長崎の幕末・明治期古写真考 目録番号:な し 上野彦馬撮影「稲佐山から
長崎の港を俯瞰」 ほか
HP「長崎大学附属図書館 幕末・明治期日本古写真メタデータ・データベース」などに収録している長崎の古写真について、撮影場所などタイトルや説明文に疑問があるものを、現地へ出かけて調査するようにしている。順不同。
目録番号:な し 上野彦馬撮影「稲佐山から長崎の港を俯瞰」
目録番号:6165 稲佐山から見た長崎鳥瞰
〔画像解説〕 古写真ボードインコレクションから
元治元(1864)年頃、稲佐山の中腹から長崎市街を望んだ珍しい写真です。この写真により、和船は五島町あたりに停泊し、外国艦船は大浦の沖に停泊していたことが分かります。また、左の中央には西奉行所西役所や出島の建物が鮮明に写し出されています。中央奥は新地蔵と湊です。その上には小島養生所の建物も見えます。右の大浦居留地のバンド(海岸通り)の建物も鮮明です。その丘の上には文久2(1862)年に建った日本最初のプロテスタント教会である白い英国聖公会教会も見えます。その右の旗竿が建つ建物はイギリス領事館です。 -6165-
■ 確認結果
上野彦馬撮影「稲佐山から長崎の港を俯瞰」は、「写真の開祖 上野彦馬 −写真に見る幕末・明治ー」産業能率短期大学出版部昭和50年発行の126頁に掲載されている。長崎大学データベースでは見当たらない。

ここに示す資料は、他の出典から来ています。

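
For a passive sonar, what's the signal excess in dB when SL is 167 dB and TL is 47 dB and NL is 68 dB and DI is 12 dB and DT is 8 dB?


56 dB


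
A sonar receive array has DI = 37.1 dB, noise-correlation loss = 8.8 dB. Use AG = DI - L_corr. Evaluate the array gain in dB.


AG = DI - L_corr = 37.1 - 8.8 = 28.3

28.3 dB


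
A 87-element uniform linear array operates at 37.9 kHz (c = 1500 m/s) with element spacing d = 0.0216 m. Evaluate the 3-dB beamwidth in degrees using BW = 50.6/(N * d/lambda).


Step 1: lambda = 1500/37900 = 0.03958 m
Step 2: d/lambda = 0.0216/0.03958 = 0.5457
Step 3: BW = 50.6/(N * d/lambda) = 50.6/(87 * 0.5457) = 1.07

1.07 deg


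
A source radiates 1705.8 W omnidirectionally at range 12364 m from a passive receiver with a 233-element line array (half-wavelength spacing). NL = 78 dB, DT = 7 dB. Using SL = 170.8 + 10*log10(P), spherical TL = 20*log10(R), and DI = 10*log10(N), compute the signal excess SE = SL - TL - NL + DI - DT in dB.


Step 1: SL = 170.8 + 10*log10(1705.8) = 203.12 dB
Step 2: TL = 20*log10(12364) = 81.84 dB
Step 3: DI = 10*log10(233) = 23.67 dB
Step 4: SE = SL - TL - NL + DI - DT = 203.12 - 81.84 - 78 + 23.67 - 7 = 59.95

59.95 dB


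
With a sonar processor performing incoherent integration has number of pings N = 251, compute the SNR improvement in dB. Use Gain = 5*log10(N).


Gain = 5*log10(251) = 12.0

12.0 dB


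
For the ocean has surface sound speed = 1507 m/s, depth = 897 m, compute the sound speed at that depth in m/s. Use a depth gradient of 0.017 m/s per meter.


1522.249 m/s


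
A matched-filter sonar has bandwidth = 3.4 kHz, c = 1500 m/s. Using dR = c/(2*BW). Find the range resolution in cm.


22.06 cm


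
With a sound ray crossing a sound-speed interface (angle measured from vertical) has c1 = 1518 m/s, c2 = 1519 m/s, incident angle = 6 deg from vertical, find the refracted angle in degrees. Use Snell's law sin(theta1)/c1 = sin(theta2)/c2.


sin(theta2) = (c2/c1)*sin(theta1) = (1519/1518)*sin(6 deg) = 0.1046
theta2 = arcsin(0.1046) = 6.0

6.0 deg


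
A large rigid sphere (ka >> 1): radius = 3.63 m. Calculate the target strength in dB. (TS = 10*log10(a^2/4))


5.18 dB


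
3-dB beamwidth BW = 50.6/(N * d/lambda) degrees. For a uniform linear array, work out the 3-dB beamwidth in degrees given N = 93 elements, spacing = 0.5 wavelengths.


BW = 50.6 / (93 * 0.5) = 50.6 / 46.5 = 1.09

1.09 deg


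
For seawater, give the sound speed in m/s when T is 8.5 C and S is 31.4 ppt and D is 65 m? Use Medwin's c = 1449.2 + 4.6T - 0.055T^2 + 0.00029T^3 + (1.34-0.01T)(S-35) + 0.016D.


c = 1449.2 + 4.6*8.5 - 0.055*8.5^2 + 0.00029*8.5^3 + (1.34 - 0.01*8.5)*(31.4 - 35) + 0.016*65 = 1481.03

1481.03 m/s


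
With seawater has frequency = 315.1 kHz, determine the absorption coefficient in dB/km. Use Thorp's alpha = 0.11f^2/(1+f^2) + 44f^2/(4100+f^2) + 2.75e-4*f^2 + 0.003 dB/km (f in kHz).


f^2 = 99288.01
alpha = 0.11*99288.01/(1+99288.01) + 44*99288.01/(4100+99288.01) + 2.75e-4*99288.01 + 0.003 = 69.672

69.672 dB/km


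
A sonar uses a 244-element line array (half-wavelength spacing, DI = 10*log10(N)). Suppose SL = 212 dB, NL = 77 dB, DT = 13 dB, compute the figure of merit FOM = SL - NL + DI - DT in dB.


Step 1: DI = 10*log10(244) = 23.87 dB
Step 2: FOM = SL - NL + DI - DT = 212 - 77 + 23.87 - 13 = 145.87

145.87 dB


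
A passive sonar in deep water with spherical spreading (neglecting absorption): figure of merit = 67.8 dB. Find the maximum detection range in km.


At max range FOM = TL, so 20*log10(R) = 67.8
R = 10^(67.8/20) = 2454.71 m = 2.45 km

2.45 km


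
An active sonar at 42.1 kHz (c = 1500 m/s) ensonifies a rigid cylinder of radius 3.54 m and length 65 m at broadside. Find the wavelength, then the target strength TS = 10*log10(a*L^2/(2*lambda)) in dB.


Step 1: lambda = c/f = 1500/42100 = 0.03563 m
Step 2: TS = 10*log10(a*L^2/(2*lambda)) = 10*log10(3.54*65^2/(2*0.03563)) = 53.22

53.22 dB


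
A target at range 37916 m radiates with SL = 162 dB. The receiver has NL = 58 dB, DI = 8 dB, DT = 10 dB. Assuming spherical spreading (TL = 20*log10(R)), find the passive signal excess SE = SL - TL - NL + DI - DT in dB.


10.42 dB


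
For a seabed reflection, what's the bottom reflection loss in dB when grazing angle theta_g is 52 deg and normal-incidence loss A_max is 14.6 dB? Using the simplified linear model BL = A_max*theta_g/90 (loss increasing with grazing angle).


BL = A_max * theta_g / 90 = 14.6 * 52 / 90 = 8.44

8.44 dB


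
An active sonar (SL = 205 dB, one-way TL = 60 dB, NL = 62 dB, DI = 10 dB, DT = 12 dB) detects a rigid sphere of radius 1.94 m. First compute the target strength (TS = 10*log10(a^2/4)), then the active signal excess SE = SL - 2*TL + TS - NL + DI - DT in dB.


Step 1: TS = 10*log10(1.94^2/4) = -0.26 dB
Step 2: SE = SL - 2*TL + TS - NL + DI - DT = 205 - 2*60 + (-0.26) - 62 + 10 - 12 = 20.74

20.74 dB


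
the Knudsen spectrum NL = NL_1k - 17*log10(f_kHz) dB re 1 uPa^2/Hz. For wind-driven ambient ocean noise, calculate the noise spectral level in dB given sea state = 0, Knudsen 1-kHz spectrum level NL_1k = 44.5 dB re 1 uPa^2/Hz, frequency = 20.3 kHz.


NL = NL_1k - 17*log10(f_kHz) = 44.5 - 17*log10(20.3) = 44.5 - (22.23) = 22.27

22.27 dB


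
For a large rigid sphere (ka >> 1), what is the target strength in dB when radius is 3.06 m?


3.69 dB


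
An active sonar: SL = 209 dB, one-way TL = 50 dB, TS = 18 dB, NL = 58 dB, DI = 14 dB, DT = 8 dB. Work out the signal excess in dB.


SE = SL - 2*TL + TS - NL + DI - DT = 209 - 2*50 + (18) - 58 + 14 - 8 = 75

75 dB


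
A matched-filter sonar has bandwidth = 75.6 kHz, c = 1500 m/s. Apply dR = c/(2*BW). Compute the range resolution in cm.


dR = c/(2*BW) = 1500 / (2 * 75.6e3) = 0.0099 m = 0.99 cm

0.99 cm


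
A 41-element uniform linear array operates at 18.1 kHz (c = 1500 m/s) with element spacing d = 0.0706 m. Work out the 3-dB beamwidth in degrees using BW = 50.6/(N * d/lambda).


1.45 deg


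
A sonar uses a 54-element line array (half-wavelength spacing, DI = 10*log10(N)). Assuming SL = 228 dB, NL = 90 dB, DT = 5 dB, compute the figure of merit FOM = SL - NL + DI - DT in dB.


Step 1: DI = 10*log10(54) = 17.32 dB
Step 2: FOM = SL - NL + DI - DT = 228 - 90 + 17.32 - 5 = 150.32

150.32 dB


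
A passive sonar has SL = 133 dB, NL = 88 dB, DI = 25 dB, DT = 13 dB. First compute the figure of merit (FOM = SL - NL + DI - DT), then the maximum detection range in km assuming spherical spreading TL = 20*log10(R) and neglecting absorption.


Step 1: FOM = SL - NL + DI - DT = 133 - 88 + 25 - 13 = 57 dB
Step 2: at max range FOM = TL = 20*log10(R), so R = 10^(57/20) = 707.95 m = 0.71 km

0.71 km


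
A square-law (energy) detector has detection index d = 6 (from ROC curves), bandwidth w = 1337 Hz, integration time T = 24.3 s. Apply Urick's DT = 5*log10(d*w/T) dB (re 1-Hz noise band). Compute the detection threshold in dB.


12.59 dB


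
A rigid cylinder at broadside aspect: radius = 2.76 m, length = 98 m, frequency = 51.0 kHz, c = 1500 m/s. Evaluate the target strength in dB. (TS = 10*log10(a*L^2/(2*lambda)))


lambda = 1500/51000 = 0.02941 m
TS = 10*log10(2.76*98^2/(2*0.02941)) = 56.54

56.54 dB


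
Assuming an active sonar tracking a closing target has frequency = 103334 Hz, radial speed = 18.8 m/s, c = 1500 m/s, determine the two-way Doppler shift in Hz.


2590.24 Hz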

この写真は、127頁と見開きになっている4枚組のパノラマ写真(クリック拡大)。右に飽の浦、左に渕町まで写している。稲佐山山頂からの写真のようだが、そうでもない。
扇精光株式会社HP「上野彦馬ギャラリー」が、具体的な撮影場所を探している。「稲佐山の山の中(多分、中腹位) 残念なことにこの撮影場所までの遊歩道はもうありません」
次のHPを参照。 http://www.ougis.co.jp/virtual/hikoma/ueno.html
撮影場所をぜひ一度、訪ねたいと思っているが、木立が繁り現在でも4枚組パノラマの右左まで、景色が見通せるのだろうか。
現在の写真は、稲佐山の山頂展望台からのをとりあえず掲げた。したがって、尾根の状況など古写真どおりとなっていない。
次はボードインコレクションにある目録番号:6165「稲佐山から見た長崎鳥瞰」。前記作品とは、手前の尾根は同じようだが、尾根に近づいて撮影の高度感が低い。明らかに山腹のより下から撮影されている。
私が探した撮影場所は、長崎清風ホテルの先、水の浦トンネル上の「天狗岩」だが、まだ確証となっていない。対岸の三景台は山が削られている。長崎清風ホテル左上の「九電三菱電機分岐線2号鉄塔」の場所も可能性はあるが、木立に囲まれ確認できない。
本ブログ次の記事を参照。 https://misakimichi.com/archives/1608
長崎大学附属図書館HP「古写真ボードインコレクション」長崎のパノラマ風景対比写真は、別の尾根を写しているようだ。対岸の愛宕山の位置が合っていない。
(追 記 2011年6月28日)
明治34年測図国土地理院旧版地図は、最後のとおり。稲佐山中腹バス停から長崎スカイホテル横の石段を上がり、九電北長崎25号線鉄塔を通って、稲佐山展望台真下の車道(2枚目左手前、カーブミラーがある)へ出る明治地図の山道を登ってみた。
扇精光株式会社HPのこれが遊歩道なら、現在も荒れてなく歩けるが、長崎港や市街を見渡せるような岩場などなく、HPの撮影場所がどこかわからなかった。
上野彦馬撮影「稲佐山から長崎の港を俯瞰」の最初の1枚だけ見ると、撮影場所は少し中腹?となるかも知れないが、4枚組パノラマの全体を撮影できた場所となると、当時の稲佐山山頂からと考えて良いと感じた。